The PSM dole out
The debate surrounding ownership of mega corporations is probably as old as the corporation itself. The arguments for state ownership mainly factors in security of workers, stricter checks and cheaper finished goods for other state institutions, while those on the other end of the scale claim efficiency as the principal boon coming as a natural corollary to private enterprise. The advocates of state ownership are further divided over whether the government should bail out sinking enterprises and, if yes, how that should come about. Nowhere on the entire spectrum is, however, the position the Pakistani government has taken with regards to the Pakistan Steel Mills (PSM): inaction. The country’s giant of a steel manufacturing complex, just like the national flag carrier, PIA, is without a CEO since July this year when the last incumbent tendered his resignation after the government denied a bailout package. The various proposals which are being bandied about in the official circles indicate the government has yet to make up its mind about the future of the Steel Mills while it is devouring huge funds every month.

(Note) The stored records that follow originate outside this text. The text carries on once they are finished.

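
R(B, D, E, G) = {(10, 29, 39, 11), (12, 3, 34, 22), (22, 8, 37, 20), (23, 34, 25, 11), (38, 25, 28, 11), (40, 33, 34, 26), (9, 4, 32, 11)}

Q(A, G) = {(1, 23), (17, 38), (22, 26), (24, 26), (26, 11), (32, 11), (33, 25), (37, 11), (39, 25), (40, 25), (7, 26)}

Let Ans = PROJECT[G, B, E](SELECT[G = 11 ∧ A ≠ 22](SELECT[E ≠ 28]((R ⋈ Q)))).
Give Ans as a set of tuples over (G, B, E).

{(11, 10, 39), (11, 23, 25), (11, 9, 32)}

Natural join on G: {(10, 29, 39, 11, 26), (10, 29, 39, 11, 32), (10, 29, 39, 11, 37), (23, 34, 25, 11, 26), (23, 34, 25, 11, 32), (23, 34, 25, 11, 37), (38, 25, 28, 11, 26), (38, 25, 28, 11, 32), (38, 25, 28, 11, 37), (40, 33, 34, 26, 22), (40, 33, 34, 26, 24), (40, 33, 34, 26, 7), (9, 4, 32, 11, 26), (9, 4, 32, 11, 32), (9, 4, 32, 11, 37)}
Apply σ_{E ≠ 28}; surviving tuples: {(10, 29, 39, 11, 26), (10, 29, 39, 11, 32), (10, 29, 39, 11, 37), (23, 34, 25, 11, 26), (23, 34, 25, 11, 32), (23, 34, 25, 11, 37), (40, 33, 34, 26, 22), (40, 33, 34, 26, 24), (40, 33, 34, 26, 7), (9, 4, 32, 11, 26), (9, 4, 32, 11, 32), (9, 4, 32, 11, 37)}
Apply σ_{G = 11 ∧ A ≠ 22}; surviving tuples: {(10, 29, 39, 11, 26), (10, 29, 39, 11, 32), (10, 29, 39, 11, 37), (23, 34, 25, 11, 26), (23, 34, 25, 11, 32), (23, 34, 25, 11, 37), (9, 4, 32, 11, 26), (9, 4, 32, 11, 32), (9, 4, 32, 11, 37)}
π_{G, B, E} gives {(11, 10, 39), (11, 23, 25), (11, 9, 32)} (6 duplicate(s) eliminated).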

The maximum the government has done recently is to release three months of pending salaries of its more than 16,000 employees. A lack of resolve is further evident by a comparison of two different summaries initiated by the government which sought to liquidate, shut down, privatise or turn around the company. The summary clearly states corruption, inefficiency and the government’s lukewarm attitude as major reasons for the present state of the PSM. Despite having received a bailout package of Rs40.5bn in 2009, the company had suffered a cumulative loss of Rs86.3bn as of June 30 this year, with its liabilities having piled up to Rs98.6bn. Even the last resort of privatization is not going to be an easy ride any longer – costing the government quite a packet and more than a year for requisite arrangements. The situation continues as the company has suffered Rs7 billion losses since the present regime came into power.
After floating these various ideas, the high ups have advised to take borrowings from international sources. Further borrowing is out of question as even the National Bank of Pakistan had refused to provide more funds to the ailing enterprise. In this situation the government only seems to buy more time and funding sources until it appoints a new CEO to sort out the mess. Whatever panacea the government may have up its sleeve, one thing is clear: the PSM is bleeding the economy badly. What is even disheartening is that instead of coming up with a long-term, sustainable solution the government tried to buy time by releasing the arrears, implying doling out food bags to passengers on a sinking ship and telling them to wait until they have a captain. In a situation like this, the least that is expected is a change in the status-quo. The government needs to come up with more creative solutions to this and many other tough decisions staring it in the face.